When a spider has projected a thread and then withdrawn it back into itself, when it next projects it it will be essentially that same thread that it had projected and withdrawn earlier. Likewise, when the mind wakes from sleep and projects this world, what it projects seems to be essentially the same world that it had previously projected but then withdrawn into itself when falling asleep. Therefore the fact that the world seems to be essentially the same whenever we wake up does not mean that it existed as such when we were asleep, because this fact is more simply explained by the idea that whenever our mind rises from sleep it projects essentially the same pattern of thoughts or ideas, and that that pattern of thoughts or ideas is what constitutes the world we perceive.

Even the world that we experience in a dream seems to us at that time to be essentially the same world that we experience in waking, and this is one of the reasons why while dreaming we assume we are awake. Only when we wake up from a dream are we able to recognise the fact that it was not this waking state but only a dream.

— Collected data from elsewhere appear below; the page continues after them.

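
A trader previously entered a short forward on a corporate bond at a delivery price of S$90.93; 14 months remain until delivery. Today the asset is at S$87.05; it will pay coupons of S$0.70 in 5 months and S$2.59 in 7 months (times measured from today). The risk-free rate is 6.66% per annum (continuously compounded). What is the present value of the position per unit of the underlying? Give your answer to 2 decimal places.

S$0.25

PV(remaining coupons) I = 0.70·e^(−0.0666·5/12) + 2.59·e^(−0.0666·7/12) = 3.1722
Current forward F = (S − I)·e^(rT) = (87.05 − 3.1722)·e^(0.0666·14/12) = 83.8778 × 1.080798 = 90.6550
Value (long) = (F − K)·e^(−rT) = (90.6550 − 90.93) × 0.925242 = -0.2544
Short position value = −(long value) = S$0.25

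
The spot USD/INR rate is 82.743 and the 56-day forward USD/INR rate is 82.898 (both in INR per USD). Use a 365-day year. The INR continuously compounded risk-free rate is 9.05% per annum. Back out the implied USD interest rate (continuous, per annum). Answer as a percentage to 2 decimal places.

7.83%

F = S·e^((r_INR − r_USD)T) ⇒ r_USD = r_INR − ln(F/S)/T
ln(82.898/82.743) = 0.001872; /(56/365) = 0.012201
r_USD = 0.0905 − 0.012201 = 0.078299
r_USD = 7.83%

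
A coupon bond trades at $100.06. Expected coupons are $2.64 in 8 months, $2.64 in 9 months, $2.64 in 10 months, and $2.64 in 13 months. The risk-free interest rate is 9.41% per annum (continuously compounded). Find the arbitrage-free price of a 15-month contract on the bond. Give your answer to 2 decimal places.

$101.57

PV(coupons) I = 2.64·e^(−0.0941·8/12) + 2.64·e^(−0.0941·9/12) + 2.64·e^(−0.0941·10/12) + 2.64·e^(−0.0941·13/12)
I = 2.4795 + 2.4601 + 2.4409 + 2.3841 = 9.7646
F = (S − I)·e^(rT) = (100.06 − 9.7646) · e^(0.0941·15/12)
= 90.2954 · e^0.117625 = 90.2954 × 1.124822 = $101.57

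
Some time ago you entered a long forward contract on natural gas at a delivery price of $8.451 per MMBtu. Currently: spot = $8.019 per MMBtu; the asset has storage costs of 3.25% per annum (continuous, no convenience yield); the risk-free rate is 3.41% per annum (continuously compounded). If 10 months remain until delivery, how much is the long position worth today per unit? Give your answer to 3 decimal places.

$0.025 per MMBtu

Current fair forward for the remaining 10 months: F = S·e^((r + u)·T), (r + u) = 0.0341 + 0.0325 = 0.0666
F = 8.019 · e^(0.0666 × 10/12) = 8.019 × 1.057069 = 8.4766
Value of long forward = (F − K)·e^(−rT) = (8.4766 − 8.451) · e^(−0.0341·10/12)
= 0.0256 × 0.971983 = 0.025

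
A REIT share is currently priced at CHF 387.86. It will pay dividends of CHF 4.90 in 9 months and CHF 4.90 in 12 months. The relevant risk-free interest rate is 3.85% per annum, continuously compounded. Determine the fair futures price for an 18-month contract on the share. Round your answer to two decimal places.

PV(dividends) I = 4.90·e^(−0.0385·9/12) + 4.90·e^(−0.0385·12/12)
I = 4.7605 + 4.7149 = 9.4754
F = (S − I)·e^(rT) = (387.86 − 9.4754) · e^(0.0385·18/12)
= 378.3846 · e^0.057750 = 378.3846 × 1.059450 = CHF 400.88

CHF 400.88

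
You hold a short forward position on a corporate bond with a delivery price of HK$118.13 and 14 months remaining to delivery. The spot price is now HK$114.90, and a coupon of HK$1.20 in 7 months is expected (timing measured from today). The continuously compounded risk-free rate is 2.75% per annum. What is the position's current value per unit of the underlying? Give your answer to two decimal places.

PV(remaining coupons) I = 1.20·e^(−0.0275·7/12) = 1.1809
Current forward F = (S − I)·e^(rT) = (114.90 − 1.1809)·e^(0.0275·14/12) = 113.7191 × 1.032604 = 117.4268
Value (long) = (F − K)·e^(−rT) = (117.4268 − 118.13) × 0.968426 = -0.6810
Short position value = −(long value) = HK$0.68

HK$0.68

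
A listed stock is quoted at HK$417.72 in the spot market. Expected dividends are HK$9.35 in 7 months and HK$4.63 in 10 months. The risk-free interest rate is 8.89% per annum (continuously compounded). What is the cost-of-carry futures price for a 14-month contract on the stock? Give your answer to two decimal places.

PV(dividends) I = 9.35·e^(−0.0889·7/12) + 4.63·e^(−0.0889·10/12)
I = 8.8775 + 4.2994 = 13.1769
F = (S − I)·e^(rT) = (417.72 − 13.1769) · e^(0.0889·14/12)
= 404.5431 · e^0.103717 = 404.5431 × 1.109286 = HK$448.75

HK$448.75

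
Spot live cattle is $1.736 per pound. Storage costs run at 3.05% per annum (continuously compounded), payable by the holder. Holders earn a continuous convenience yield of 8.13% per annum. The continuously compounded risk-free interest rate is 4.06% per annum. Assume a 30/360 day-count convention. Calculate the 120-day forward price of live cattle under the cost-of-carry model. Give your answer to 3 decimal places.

$1.730 per pound

Net carry = r + u − y = 0.0406 + 0.0305 − 0.0813 = -0.0102
F = S·e^((r+u−y)T) = 1.736 · e^(-0.0102 × 120/360) = 1.736 · e^-0.003400
= 1.736 × 0.996606 = $1.730 per pound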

Just as we mistake the dream world to be real so long as we are experiencing it, we mistake this waking world to be real so long as we experience it, because in both these states we experience ourself as a body, as if we were just a small part of the seemingly vast world that we are experiencing. While dreaming, we do not recognise either the world we are perceiving or the body we are experiencing as if it were ourself to be mere creations of our mind. Only after we have woken from the dream are we able to recognise this. Likewise, while experiencing this waking state, we are not able to recognise either the world we are now perceiving or the body we are now experiencing as if it were ourself to be mere creations of our mind. We may doubt their reality and suspect them to be mental creations, but we nevertheless experience them as if they were real.

In the same comment that I referred to above Durvasa also wrote: ‘Even in waking state we don’t have any certain knowledge if anything — including ourself — really do exist at all’. However, this is simply not the case. Though we cannot know for certain whether anything other than ourself actually exists (because though such things do seem to exist, they could all be illusions created by our own mind), we do know for certain that we exist, because in order to experience anything, whether real or illusory, we must exist. Our own existence is therefore self-evident, whereas the existence of anything else (including the ego, mind and body that we now mistake to be ourself) is doubtful.

Since our own existence — and our awareness of our existence, which is inseparable from it — alone is certain, Sri Ramana advises us to set aside the idea that anything else is real and to focus all our interest, effort and attention only on trying to experience what we really are. Therefore, since we cannot experience ourself as we really are so long as we are attached to the idea that anything else that we experience is real, he taught us that it is necessary for us to consider our ego, our mind, our body and this world (or any other body or world that we may experience) to be unreal.